Non Interactive Mode

[ Sample of PSPP output ] There is also a non-interactive mode of operation. This is particularly useful for processing very long syntax files. Simply type pspp followed by the name of a file which contains your pre-prepared syntax. At your option, the results of your analysis will be streamed to a file formatted in a text, postscript or HTML format. You can import the formatted output into reports using other tools. This mode can also be used as part of a wider system, such as automated creation and processing of data files for online display.

Data Visualisation

[ Screenshot of Normal Probability Plot ] PSPP can generate high quality plots to help with visualisation of the distribution of data. Among the type of plots which can be displayed are box-and-whisker plots, normal probability plots and histograms. These complement descriptive statistics and help determine the most appropriate type of analysis for the data, and/or what transformations are necessary. The data selection capabilities of PSPP make it simple to generate plots from a subset of variables or from data which match only certain criteria.

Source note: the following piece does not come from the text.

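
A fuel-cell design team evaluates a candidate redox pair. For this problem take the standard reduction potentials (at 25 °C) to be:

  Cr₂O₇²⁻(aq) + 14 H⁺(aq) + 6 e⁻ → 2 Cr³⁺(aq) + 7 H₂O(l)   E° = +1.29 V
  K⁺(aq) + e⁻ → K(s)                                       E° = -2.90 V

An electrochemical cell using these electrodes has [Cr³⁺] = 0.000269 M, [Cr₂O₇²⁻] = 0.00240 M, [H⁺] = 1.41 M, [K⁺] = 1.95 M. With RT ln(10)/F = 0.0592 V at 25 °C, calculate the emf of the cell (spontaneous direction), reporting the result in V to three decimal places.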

Plots and graphs created by PSPP are formatted in standard file formats such as postscript or PNG, so as to allow easy import into reports or other documents.

Data Manipulation

[ Screenshot of Recode Dialog Box ] Recoding and manipulation of data can be achieved rapidly using PSPP transformations. Transformations enable you to specify operations without needing an extra iteration though the data. Operations may comprise simple boolean criteria, arithmetic expressions and mathematical functions. PSPP supports many math functions, including random number distributions, trigonometry and date-time conversions. Transformations may be cascaded, so that many operations can be applied concurrently. Like other operations, the data manipulation features can be performed using either the syntax commands or through interactive dialog boxes.